Feature Importance (SHAP Analysis):
- The top predictors identified by SHAP were:
  1. Alcohol Expectancies: Beliefs about social enhancement, sexual benefits, and cognitive/motor improvement.
  2. Psychiatric Symptoms: Panic, OCD, and PTSD.
  3. Lifestyle/Environment: Sleep schedules, ease of making friends, unstructured nighttime activities, and spending habits.

5. Significance and Conclusion

This study demonstrates that accurate classification of adolescent drinking is possible using only accessible clinical data, provided that rigorous bias control and advanced handling of class imbalance are applied.

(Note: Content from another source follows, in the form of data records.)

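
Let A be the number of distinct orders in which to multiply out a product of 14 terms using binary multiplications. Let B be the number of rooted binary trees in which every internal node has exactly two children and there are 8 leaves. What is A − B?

Ways to associate a product of 14 factors correspond to binary trees on 14 leaves, so the count is C_13. So A = C_13 = 742900.
A full binary tree with L leaves has L−1 internal nodes and is counted by C_{L−1}; L = 8 gives C_7. So B = C_7 = 429.
A − B = 742900 − 429 = 742471.

742471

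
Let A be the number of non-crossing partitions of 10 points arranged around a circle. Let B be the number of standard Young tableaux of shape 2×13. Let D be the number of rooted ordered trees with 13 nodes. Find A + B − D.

551684

Non-crossing partitions of an n-element set are counted by C_n; here n = 10. So A = C_10 = 16796.
By the hook-length formula (or a Dyck-path bijection), SYT of shape 2×13 number C_13. So B = C_13 = 742900.
Rooted ordered (plane) trees on m nodes have m−1 edges and are counted by C_{m−1}; m = 13 gives C_12. So D = C_12 = 208012.
A + B − D = 16796 + 742900 − 208012 = 551684.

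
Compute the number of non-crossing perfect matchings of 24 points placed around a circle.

Non-crossing perfect matchings of 2n points on a circle are counted by C_n; with 24 points, n = 12.
C_12 = C(24,12)/13 = 2704156/13 = 208012.

208012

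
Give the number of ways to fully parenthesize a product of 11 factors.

16796

Parenthesizations of m factors correspond to full binary trees with m leaves, counted by C_{m−1}; m = 11 gives C_10.
C_10 = C(20,10)/11 = 184756/11 = 16796.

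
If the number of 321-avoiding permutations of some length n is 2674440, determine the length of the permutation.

Permutations of [n] avoiding a fixed length-3 pattern are counted by C_n, and C_14 = 2674440.

14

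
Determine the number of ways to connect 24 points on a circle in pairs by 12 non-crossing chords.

208012

Non-crossing perfect matchings of 2n points on a circle are counted by C_n; with 24 points, n = 12.
C_12 = C(24,12)/13 = 2704156/13 = 208012.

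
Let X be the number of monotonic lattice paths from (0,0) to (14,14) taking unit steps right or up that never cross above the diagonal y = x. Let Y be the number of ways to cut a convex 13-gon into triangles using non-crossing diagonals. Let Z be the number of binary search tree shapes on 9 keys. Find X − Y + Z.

2620516

Sub-diagonal monotone paths from (0,0) to (14,14) biject with Dyck paths of semilength 14, giving C_14. So X = C_14 = 2674440.
Triangulations of a convex m-gon are counted by C_{m−2}; with m = 13 this is C_11. So Y = C_11 = 58786.
Binary trees (left/right distinguished) on n nodes are counted by C_n; here n = 9. So Z = C_9 = 4862.
X − Y + Z = 2674440 − 58786 + 4862 = 2620516.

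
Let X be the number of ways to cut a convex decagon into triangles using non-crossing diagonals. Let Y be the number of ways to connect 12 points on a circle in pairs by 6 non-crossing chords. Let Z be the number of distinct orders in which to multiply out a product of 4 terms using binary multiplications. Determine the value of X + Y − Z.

Triangulations of a convex m-gon are counted by C_{m−2}; with m = 10 this is C_8. So X = C_8 = 1430.
Pairing 12 circle points by 6 non-crossing chords gives C_6 matchings. So Y = C_6 = 132.
Parenthesizations of m factors correspond to full binary trees with m leaves, counted by C_{m−1}; m = 4 gives C_3. So Z = C_3 = 5.
X + Y − Z = 1430 + 132 − 5 = 1557.

1557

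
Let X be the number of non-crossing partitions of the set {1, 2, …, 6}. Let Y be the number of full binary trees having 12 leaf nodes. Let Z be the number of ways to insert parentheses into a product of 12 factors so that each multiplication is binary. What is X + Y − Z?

132

The non-crossing partitions of [6] form a lattice of size C_6. So X = C_6 = 132.
A full binary tree with L leaves has L−1 internal nodes and is counted by C_{L−1}; L = 12 gives C_11. So Y = C_11 = 58786.
Bracketing 12 factors into binary products is counted by C_{12−1} = C_11. So Z = C_11 = 58786.
X + Y − Z = 132 + 58786 − 58786 = 132.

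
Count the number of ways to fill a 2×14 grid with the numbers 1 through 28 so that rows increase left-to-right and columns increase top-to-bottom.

Standard Young tableaux of shape 2×n are counted by C_n; here n = 14.
C_14 = C_13 · 2(2·13+1)/(13+2) = 742900 · 54/15 = 2674440.

2674440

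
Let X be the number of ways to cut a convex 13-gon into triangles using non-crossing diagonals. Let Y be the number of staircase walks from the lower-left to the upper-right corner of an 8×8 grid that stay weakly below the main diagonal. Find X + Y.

Triangulations of a convex m-gon are counted by C_{m−2}; with m = 13 this is C_11. So X = C_11 = 58786.
Monotone paths in an n×n grid that stay weakly below the diagonal are counted by C_n; here n = 8. So Y = C_8 = 1430.
X + Y = 58786 + 1430 = 60216.

60216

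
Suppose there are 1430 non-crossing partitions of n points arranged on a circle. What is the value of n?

8

Non-crossing partitions of [n] are counted by C_n, and C_8 = 1430.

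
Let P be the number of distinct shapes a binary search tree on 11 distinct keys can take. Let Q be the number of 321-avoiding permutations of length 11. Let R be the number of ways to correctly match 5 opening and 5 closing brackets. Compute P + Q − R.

117530

There are C_n binary search tree shapes on n keys; with n = 11 that is C_11. So P = C_11 = 58786.
Permutations of [n] avoiding any single length-3 pattern are counted by C_n; here n = 11. So Q = C_11 = 58786.
With 5 pairs the number of balanced bracket strings is the Catalan number C_5. So R = C_5 = 42.
P + Q − R = 58786 + 58786 − 42 = 117530.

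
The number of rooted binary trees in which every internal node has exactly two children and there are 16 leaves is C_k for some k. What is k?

15

A full binary tree with L leaves has L−1 internal nodes and is counted by C_{L−1}; L = 16 gives C_15.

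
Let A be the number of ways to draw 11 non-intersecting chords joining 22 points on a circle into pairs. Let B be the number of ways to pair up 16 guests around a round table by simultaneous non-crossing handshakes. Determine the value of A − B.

57356

Non-crossing perfect matchings of 2n points on a circle are counted by C_n; with 22 points, n = 11. So A = C_11 = 58786.
With 16 = 2·8 people, non-crossing handshake pairings are non-crossing perfect matchings on a circle, counted by C_8. So B = C_8 = 1430.
A − B = 58786 − 1430 = 57356.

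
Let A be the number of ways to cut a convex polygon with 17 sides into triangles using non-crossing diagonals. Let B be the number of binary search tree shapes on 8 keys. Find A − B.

A convex 17-gon is triangulated into 15 triangles, and the number of such triangulations is the Catalan number C_{17−2} = C_15. So A = C_15 = 9694845.
There are C_n binary search tree shapes on n keys; with n = 8 that is C_8. So B = C_8 = 1430.
A − B = 9694845 − 1430 = 9693415.

9693415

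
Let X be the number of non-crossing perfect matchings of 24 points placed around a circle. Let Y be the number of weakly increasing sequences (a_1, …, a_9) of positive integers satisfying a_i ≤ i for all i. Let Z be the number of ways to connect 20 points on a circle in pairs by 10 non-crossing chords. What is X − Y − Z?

Non-crossing perfect matchings of 2n points on a circle are counted by C_n; with 24 points, n = 12. So X = C_12 = 208012.
Such sub-staircase sequences of length n are counted by C_n; here n = 9. So Y = C_9 = 4862.
Pairing 20 circle points by 10 non-crossing chords gives C_10 matchings. So Z = C_10 = 16796.
X − Y − Z = 208012 − 4862 − 16796 = 186354.

186354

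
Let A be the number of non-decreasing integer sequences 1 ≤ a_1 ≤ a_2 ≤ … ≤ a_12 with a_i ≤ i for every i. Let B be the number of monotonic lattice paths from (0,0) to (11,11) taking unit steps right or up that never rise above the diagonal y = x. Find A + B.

266798

Weakly increasing sequences with a_i ≤ i biject with Dyck paths of semilength 12, so there are C_12. So A = C_12 = 208012.
Sub-diagonal monotone paths from (0,0) to (11,11) biject with Dyck paths of semilength 11, giving C_11. So B = C_11 = 58786.
A + B = 208012 + 58786 = 266798.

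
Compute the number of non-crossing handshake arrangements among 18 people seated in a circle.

4862

With 18 = 2·9 people, non-crossing handshake pairings are non-crossing perfect matchings on a circle, counted by C_9.
C_9 = 4862.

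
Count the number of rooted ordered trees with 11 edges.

58786

Rooted ordered trees with n edges are counted by C_n; here n = 11.
C_11 = C(22,11)/12 = 705432/12 = 58786.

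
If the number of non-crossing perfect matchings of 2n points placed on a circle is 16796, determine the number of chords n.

10

Non-crossing pairings of 2n points on a circle are counted by C_n. The Catalan number equal to 16796 is C_10.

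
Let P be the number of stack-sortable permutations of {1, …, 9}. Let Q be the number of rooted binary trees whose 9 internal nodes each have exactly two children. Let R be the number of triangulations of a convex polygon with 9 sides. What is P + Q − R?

By Knuth's characterisation, the stack-sortable permutations of length 9 are the 231-avoiders, numbering C_9. So P = C_9 = 4862.
The number of full binary trees on 9 internal nodes is the Catalan number C_9. So Q = C_9 = 4862.
Triangulations of a convex m-gon are counted by C_{m−2}; with m = 9 this is C_7. So R = C_7 = 429.
P + Q − R = 4862 + 4862 − 429 = 9295.

9295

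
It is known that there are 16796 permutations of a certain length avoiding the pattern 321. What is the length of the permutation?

Permutations of [n] avoiding a fixed length-3 pattern are counted by C_n. The Catalan number equal to 16796 is C_10.

10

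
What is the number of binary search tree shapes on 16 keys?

Binary trees (left/right distinguished) on n nodes are counted by C_n; here n = 16.
C_16 = C(32,16)/17 = 601080390/17 = 35357670.

35357670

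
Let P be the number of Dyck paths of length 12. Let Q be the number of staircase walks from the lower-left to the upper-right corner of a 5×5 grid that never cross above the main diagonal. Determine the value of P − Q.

A Dyck path with 6 up-steps and 6 down-steps has semilength 6, so there are C_6 of them. So P = C_6 = 132.
Sub-diagonal monotone paths from (0,0) to (5,5) biject with Dyck paths of semilength 5, giving C_5. So Q = C_5 = 42.
P − Q = 132 − 42 = 90.

90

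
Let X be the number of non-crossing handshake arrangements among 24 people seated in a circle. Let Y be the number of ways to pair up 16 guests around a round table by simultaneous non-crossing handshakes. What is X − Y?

With 24 = 2·12 people, non-crossing handshake pairings are non-crossing perfect matchings on a circle, counted by C_12. So X = C_12 = 208012.
Non-crossing handshake pairings of 2n people are counted by C_n; 16 people gives n = 8. So Y = C_8 = 1430.
X − Y = 208012 − 1430 = 206582.

206582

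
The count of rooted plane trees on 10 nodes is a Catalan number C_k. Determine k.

9

Rooted ordered (plane) trees on m nodes have m−1 edges and are counted by C_{m−1}; m = 10 gives C_9.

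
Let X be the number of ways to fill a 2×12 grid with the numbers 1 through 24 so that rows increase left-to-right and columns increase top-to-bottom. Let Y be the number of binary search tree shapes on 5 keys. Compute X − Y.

207970

Standard Young tableaux of shape 2×n are counted by C_n; here n = 12. So X = C_12 = 208012.
Rooted binary trees with 5 nodes (each child slot possibly empty) number C_5. So Y = C_5 = 42.
X − Y = 208012 − 42 = 207970.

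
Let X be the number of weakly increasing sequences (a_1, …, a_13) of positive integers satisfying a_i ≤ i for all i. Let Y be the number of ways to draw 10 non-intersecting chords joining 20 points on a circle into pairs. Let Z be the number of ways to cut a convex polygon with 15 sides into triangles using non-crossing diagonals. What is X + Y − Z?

16796

Weakly increasing sequences with a_i ≤ i biject with Dyck paths of semilength 13, so there are C_13. So X = C_13 = 742900.
Pairing 20 circle points by 10 non-crossing chords gives C_10 matchings. So Y = C_10 = 16796.
The number of triangulations of a 15-gon is the Catalan number C_13 (index = sides − 2). So Z = C_13 = 742900.
X + Y − Z = 742900 + 16796 − 742900 = 16796.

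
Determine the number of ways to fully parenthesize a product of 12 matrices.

Bracketing 12 factors into binary products is counted by C_{12−1} = C_11.
C_11 = 58786.

58786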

Clinical Utility: The model offers a scalable tool for early screening in primary care or school settings where MRI is unavailable.
Methodological Rigor: The paper highlights the danger of "confound leakage" in ML studies. By explicitly removing age and substance use variables, the authors reveal that previous high-accuracy models may have been measuring developmental stage rather than alcohol risk.
Future Directions: The authors plan to validate the framework on independent cohorts and extend the approach to longitudinal prediction of drinking trajectories.

In summary, FocalTab represents a significant advancement in adolescent health informatics, offering a robust, interpretable, and bias-controlled solution for identifying at-risk youth without relying on expensive imaging or confounded data.